You have no idea how sick and tired i became of repeating the same thing to people.
I'm so glad her mask stayed and is darking as she gets older.thanks for the compliment too.


----------



## trish07 (Mar 5, 2010)

AMAZING color!! She's a pure beauty!


----------



## shannonrae (Sep 9, 2010)

Absolutely stunning! Love the coat!


----------



## armymp1014 (Aug 14, 2010)

then and now.... they grow too fast


----------



## GSD_Xander (Nov 27, 2010)

Wow! I love seeing photos of the color change over time 

What a pretty girl too


----------



## Konotashi (Jan 11, 2010)

WOW! Where'd you get her from?
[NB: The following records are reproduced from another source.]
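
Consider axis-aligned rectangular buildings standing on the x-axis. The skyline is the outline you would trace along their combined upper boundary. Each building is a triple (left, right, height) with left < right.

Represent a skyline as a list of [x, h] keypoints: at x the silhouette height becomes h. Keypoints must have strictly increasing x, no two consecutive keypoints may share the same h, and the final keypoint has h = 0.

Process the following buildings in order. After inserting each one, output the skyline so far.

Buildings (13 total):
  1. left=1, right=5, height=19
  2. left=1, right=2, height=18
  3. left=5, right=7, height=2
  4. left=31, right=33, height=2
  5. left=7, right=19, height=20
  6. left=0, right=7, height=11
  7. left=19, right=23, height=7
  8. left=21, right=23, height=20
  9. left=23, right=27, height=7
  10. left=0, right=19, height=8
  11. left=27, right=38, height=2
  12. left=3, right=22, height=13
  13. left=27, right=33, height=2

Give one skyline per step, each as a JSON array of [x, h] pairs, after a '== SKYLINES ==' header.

== SKYLINES ==
[[1,19],[5,0]]
[[1,19],[5,0]]
[[1,19],[5,2],[7,0]]
[[1,19],[5,2],[7,0],[31,2],[33,0]]
[[1,19],[5,2],[7,20],[19,0],[31,2],[33,0]]
[[0,11],[1,19],[5,11],[7,20],[19,0],[31,2],[33,0]]
[[0,11],[1,19],[5,11],[7,20],[19,7],[23,0],[31,2],[33,0]]
[[0,11],[1,19],[5,11],[7,20],[19,7],[21,20],[23,0],[31,2],[33,0]]
[[0,11],[1,19],[5,11],[7,20],[19,7],[21,20],[23,7],[27,0],[31,2],[33,0]]
[[0,11],[1,19],[5,11],[7,20],[19,7],[21,20],[23,7],[27,0],[31,2],[33,0]]
[[0,11],[1,19],[5,11],[7,20],[19,7],[21,20],[23,7],[27,2],[38,0]]
[[0,11],[1,19],[5,13],[7,20],[19,13],[21,20],[23,7],[27,2],[38,0]]
[[0,11],[1,19],[5,13],[7,20],[19,13],[21,20],[23,7],[27,2],[38,0]]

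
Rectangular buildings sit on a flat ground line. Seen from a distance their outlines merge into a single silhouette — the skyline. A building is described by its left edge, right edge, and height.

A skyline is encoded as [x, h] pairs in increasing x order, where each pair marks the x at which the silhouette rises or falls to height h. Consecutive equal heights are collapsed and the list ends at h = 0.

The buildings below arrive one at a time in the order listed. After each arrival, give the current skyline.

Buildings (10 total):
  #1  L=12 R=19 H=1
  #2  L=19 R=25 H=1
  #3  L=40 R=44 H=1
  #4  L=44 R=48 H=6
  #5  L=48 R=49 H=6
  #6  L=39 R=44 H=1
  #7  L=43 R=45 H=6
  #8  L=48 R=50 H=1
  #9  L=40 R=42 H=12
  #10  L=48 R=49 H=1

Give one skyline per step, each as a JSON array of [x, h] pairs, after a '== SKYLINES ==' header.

== SKYLINES ==
[[12,1],[19,0]]
[[12,1],[25,0]]
[[12,1],[25,0],[40,1],[44,0]]
[[12,1],[25,0],[40,1],[44,6],[48,0]]
[[12,1],[25,0],[40,1],[44,6],[49,0]]
[[12,1],[25,0],[39,1],[44,6],[49,0]]
[[12,1],[25,0],[39,1],[43,6],[49,0]]
[[12,1],[25,0],[39,1],[43,6],[49,1],[50,0]]
[[12,1],[25,0],[39,1],[40,12],[42,1],[43,6],[49,1],[50,0]]
[[12,1],[25,0],[39,1],[40,12],[42,1],[43,6],[49,1],[50,0]]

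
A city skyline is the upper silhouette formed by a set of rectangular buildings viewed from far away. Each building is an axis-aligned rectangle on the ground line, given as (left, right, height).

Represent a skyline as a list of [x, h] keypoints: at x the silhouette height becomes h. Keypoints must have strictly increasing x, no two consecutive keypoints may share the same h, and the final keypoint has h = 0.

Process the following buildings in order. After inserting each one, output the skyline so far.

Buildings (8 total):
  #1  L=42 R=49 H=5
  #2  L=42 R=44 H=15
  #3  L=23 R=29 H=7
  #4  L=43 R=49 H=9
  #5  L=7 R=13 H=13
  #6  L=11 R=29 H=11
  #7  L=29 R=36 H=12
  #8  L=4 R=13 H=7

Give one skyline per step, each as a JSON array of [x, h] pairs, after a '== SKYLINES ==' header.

== SKYLINES ==
[[42,5],[49,0]]
[[42,15],[44,5],[49,0]]
[[23,7],[29,0],[42,15],[44,5],[49,0]]
[[23,7],[29,0],[42,15],[44,9],[49,0]]
[[7,13],[13,0],[23,7],[29,0],[42,15],[44,9],[49,0]]
[[7,13],[13,11],[29,0],[42,15],[44,9],[49,0]]
[[7,13],[13,11],[29,12],[36,0],[42,15],[44,9],[49,0]]
[[4,7],[7,13],[13,11],[29,12],[36,0],[42,15],[44,9],[49,0]]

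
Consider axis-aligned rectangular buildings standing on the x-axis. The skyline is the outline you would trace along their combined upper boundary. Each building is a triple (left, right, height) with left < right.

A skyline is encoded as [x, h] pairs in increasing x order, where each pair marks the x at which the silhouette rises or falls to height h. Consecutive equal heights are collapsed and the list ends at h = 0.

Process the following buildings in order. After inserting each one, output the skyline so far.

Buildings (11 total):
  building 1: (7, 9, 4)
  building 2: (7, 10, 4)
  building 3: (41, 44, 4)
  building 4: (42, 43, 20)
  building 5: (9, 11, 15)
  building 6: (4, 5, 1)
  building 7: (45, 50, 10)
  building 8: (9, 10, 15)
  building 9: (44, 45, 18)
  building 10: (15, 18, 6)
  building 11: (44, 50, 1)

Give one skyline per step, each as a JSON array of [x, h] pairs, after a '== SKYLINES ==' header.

== SKYLINES ==
[[7,4],[9,0]]
[[7,4],[10,0]]
[[7,4],[10,0],[41,4],[44,0]]
[[7,4],[10,0],[41,4],[42,20],[43,4],[44,0]]
[[7,4],[9,15],[11,0],[41,4],[42,20],[43,4],[44,0]]
[[4,1],[5,0],[7,4],[9,15],[11,0],[41,4],[42,20],[43,4],[44,0]]
[[4,1],[5,0],[7,4],[9,15],[11,0],[41,4],[42,20],[43,4],[44,0],[45,10],[50,0]]
[[4,1],[5,0],[7,4],[9,15],[11,0],[41,4],[42,20],[43,4],[44,0],[45,10],[50,0]]
[[4,1],[5,0],[7,4],[9,15],[11,0],[41,4],[42,20],[43,4],[44,18],[45,10],[50,0]]
[[4,1],[5,0],[7,4],[9,15],[11,0],[15,6],[18,0],[41,4],[42,20],[43,4],[44,18],[45,10],[50,0]]
[[4,1],[5,0],[7,4],[9,15],[11,0],[15,6],[18,0],[41,4],[42,20],[43,4],[44,18],[45,10],[50,0]]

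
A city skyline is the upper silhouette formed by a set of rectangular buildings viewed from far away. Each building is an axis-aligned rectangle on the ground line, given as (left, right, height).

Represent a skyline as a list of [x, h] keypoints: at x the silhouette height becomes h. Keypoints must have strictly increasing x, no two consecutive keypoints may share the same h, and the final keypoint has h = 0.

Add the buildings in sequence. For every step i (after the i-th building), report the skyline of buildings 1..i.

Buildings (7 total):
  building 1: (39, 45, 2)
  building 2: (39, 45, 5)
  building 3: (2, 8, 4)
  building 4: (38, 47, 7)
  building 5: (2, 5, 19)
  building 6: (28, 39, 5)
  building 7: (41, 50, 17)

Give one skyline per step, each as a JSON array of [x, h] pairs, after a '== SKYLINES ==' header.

== SKYLINES ==
[[39,2],[45,0]]
[[39,5],[45,0]]
[[2,4],[8,0],[39,5],[45,0]]
[[2,4],[8,0],[38,7],[47,0]]
[[2,19],[5,4],[8,0],[38,7],[47,0]]
[[2,19],[5,4],[8,0],[28,5],[38,7],[47,0]]
[[2,19],[5,4],[8,0],[28,5],[38,7],[41,17],[50,0]]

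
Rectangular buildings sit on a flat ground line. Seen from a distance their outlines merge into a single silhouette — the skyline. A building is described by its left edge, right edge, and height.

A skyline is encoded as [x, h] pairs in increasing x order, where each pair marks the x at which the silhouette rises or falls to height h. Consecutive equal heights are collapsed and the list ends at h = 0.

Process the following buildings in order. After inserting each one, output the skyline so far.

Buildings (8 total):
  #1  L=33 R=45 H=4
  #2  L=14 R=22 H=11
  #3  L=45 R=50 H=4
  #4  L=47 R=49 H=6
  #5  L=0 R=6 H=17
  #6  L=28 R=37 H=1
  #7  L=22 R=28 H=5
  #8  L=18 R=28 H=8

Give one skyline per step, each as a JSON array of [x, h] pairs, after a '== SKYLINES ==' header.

== SKYLINES ==
[[33,4],[45,0]]
[[14,11],[22,0],[33,4],[45,0]]
[[14,11],[22,0],[33,4],[50,0]]
[[14,11],[22,0],[33,4],[47,6],[49,4],[50,0]]
[[0,17],[6,0],[14,11],[22,0],[33,4],[47,6],[49,4],[50,0]]
[[0,17],[6,0],[14,11],[22,0],[28,1],[33,4],[47,6],[49,4],[50,0]]
[[0,17],[6,0],[14,11],[22,5],[28,1],[33,4],[47,6],[49,4],[50,0]]
[[0,17],[6,0],[14,11],[22,8],[28,1],[33,4],[47,6],[49,4],[50,0]]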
She's gorgeous!


----------



## VaBeachFamily (Apr 12, 2005)

I still think she looks like an Akita  but still a good looking dog


----------



## LaRen616 (Mar 4, 2010)

VaBeachFamily said:


> I still think she looks like an Akita  but still a good looking dog


That's what I thought!


----------



## FG167 (Sep 22, 2010)

LaRen616 said:


> That's what I thought!


Me too!

She looks so huggable - what a beauty!


----------



## Whitedog404 (Mar 25, 2010)

Beautiful face and color.


----------



## VaBeachFamily (Apr 12, 2005)

Just saying, she is a little.. errrr... "thick", her legs are HUGE... lol her face a bit more round than I am used to seeing with shepherds... I did see an Akita the other day that looked almost Identical in a show.. so I know it was purebred


----------



## paulag1955 (Jun 29, 2010)

What a stunner!


----------



## GSDAlphaMom (Jul 20, 2010)

Wow she is stunning. I remember when you first posted her puppy pic how interesting I thought she looked then. Keep us posted on how she is doing and updated pics. I'm really intersted in following her.


----------